What I was understood from sipro, was if the distribution was pure software, and was open source, and not being distributed as part of a hardware product that might compete against someone who had a sipro license - they were OK with the G gots being open source, and being distributed in any form. They may have different opinions of distribution as part of astfin, or distribution as part of the IP04 (or like product).
This is purely speculation, and personal opinion. - The more people using the G dots, the more licensees Sipro has. If everyone on the planet decides the licensing terms are unacceptable, and uses speex instead, sipro disappears. It is in sipro's best interest for the G dots to continue to be the standard, and then they have lots of OEMs (which pass the costs to the end users) to extract licensing fees from.

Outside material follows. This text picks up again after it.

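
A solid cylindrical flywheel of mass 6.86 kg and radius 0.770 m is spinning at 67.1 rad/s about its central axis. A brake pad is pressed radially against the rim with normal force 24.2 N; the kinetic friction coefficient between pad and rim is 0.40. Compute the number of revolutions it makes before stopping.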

Again - purely speculation, and personal opinion - if you have a license from Sipro - one of the questions is - can you distribute it as part of a GPL applicaiton? The GPL (both 2.x and 3.x) is pretty clear - (in the preamble of v2) "we have made it clear that any patent must be licensed for everyone's free use or not licensed at all." Unless sipro will give you a license to distribute at zero cost, you can't do it. (section 7 of v2 "If you cannot distribute so as to satisfy simultaneously your obligations under this License and any other pertinent obligations, then as a consequence you may not distribute the Program at all.") In my opinion this means - you also need a non-GPL license if you want to distribute things. You may not be breaking the Sipro license, but you may be breaking the Asterisk, or Linphone GPL license. Luckily - Asterisk is available under a non-GPL license - Linphone is not, which is why as Yi pointed out - we distribute a patch, and did not send this upstream. This may cause anyone who uses the patch, and distributes the result to break the GPL, but we don't. (which I agree is pretty sketchy - but that is the best we could come up with and show people how to use the gdots lib without writing our own app from scratch).